Yo había visto muchas
veces que, cuando se consagraba a un nuevo sumo sacerdote, se le hacía una incisión en el lóbulo de la oreja derecha para, mezclando esa sangre a la de los sacrificios, significar un “pacto de sangre” entre Dios y el elegido. Y me decía en el camino: ya no tiene sentido cortar más lóbulos, ya no tiene sentido el viejo sumo sacerdocio. En ese pobre hombre entregado y avasallado está el sacerdocio de verdad, el mediador válido, el acompañante definitivo.

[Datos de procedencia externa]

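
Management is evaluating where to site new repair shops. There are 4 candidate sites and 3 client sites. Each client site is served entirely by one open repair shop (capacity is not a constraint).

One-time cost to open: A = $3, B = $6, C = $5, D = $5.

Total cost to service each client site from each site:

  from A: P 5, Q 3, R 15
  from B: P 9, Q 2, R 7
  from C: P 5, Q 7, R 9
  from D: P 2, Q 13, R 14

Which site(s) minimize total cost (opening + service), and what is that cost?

Open B and D; minimum total cost 22.

For any fixed open set, each client site goes to its cheapest open site; total = fixed + service.
{B, D}: P→D 2, Q→B 2, R→B 7. Service 11; fixed 11; total 22.
{A, B}: P→A 5, Q→B 2, R→B 7. Service 14; fixed 9; total 23.
{B}: service 18 + fixed 6 = 24
{A, B, C, D}: P→D 2, Q→B 2, R→B 7. Service 11; fixed 19; total 30.
No other subset beats 22.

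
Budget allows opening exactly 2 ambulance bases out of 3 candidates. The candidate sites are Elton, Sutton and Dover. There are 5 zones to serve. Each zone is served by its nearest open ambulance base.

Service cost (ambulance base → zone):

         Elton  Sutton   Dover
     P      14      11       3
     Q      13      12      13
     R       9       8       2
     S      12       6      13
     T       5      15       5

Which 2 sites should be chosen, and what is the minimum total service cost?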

No dicen los Evangelios que luego yo, una vez curado en mi casa, me eché a la calle y le seguí durante todo su duro camino a la cruz. Cuando veía su sangre, decía: es la sangre nueva, la que da sentido por su honda entrega, la que dice que derramar cualquier sangre es un fracaso. Iba en silencio y miraba su sangre.
Reflexión:

Hoy, por todo el país, habrá muchas procesiones. Muchas personas verán las imágenes de Cristo crucificado y se emocionarán porque tienen un sentimiento religioso. Ven la sangre (aunque se en imagen) y se emocionan. Pero lo importante es emocionarse por la entrega incondicional de este hombre a lo nuestro, por haber intentado dar alguna respuesta los sufrimientos de otros, por haber andado muchos caminos que no eran los suyos.
Desde ahí podríamos deducir que la fe cristiana apoya las hermosas entregas al otro, sostiene la incertidumbre de quien piensa que si no me pagan o me aplauden no tiene sentido darse al otro, da fuerza para sobreponerse a la falta de agradecimiento cuando me doy y no me lo reconocen.
Pregúntate:
1. ¿Cómo te suena esta espiritualidad de la entrega?
2. ¿Merece la pena seguir a un “entregado”
3. ¿Qué entregas de hoy mismo tienes pendientes?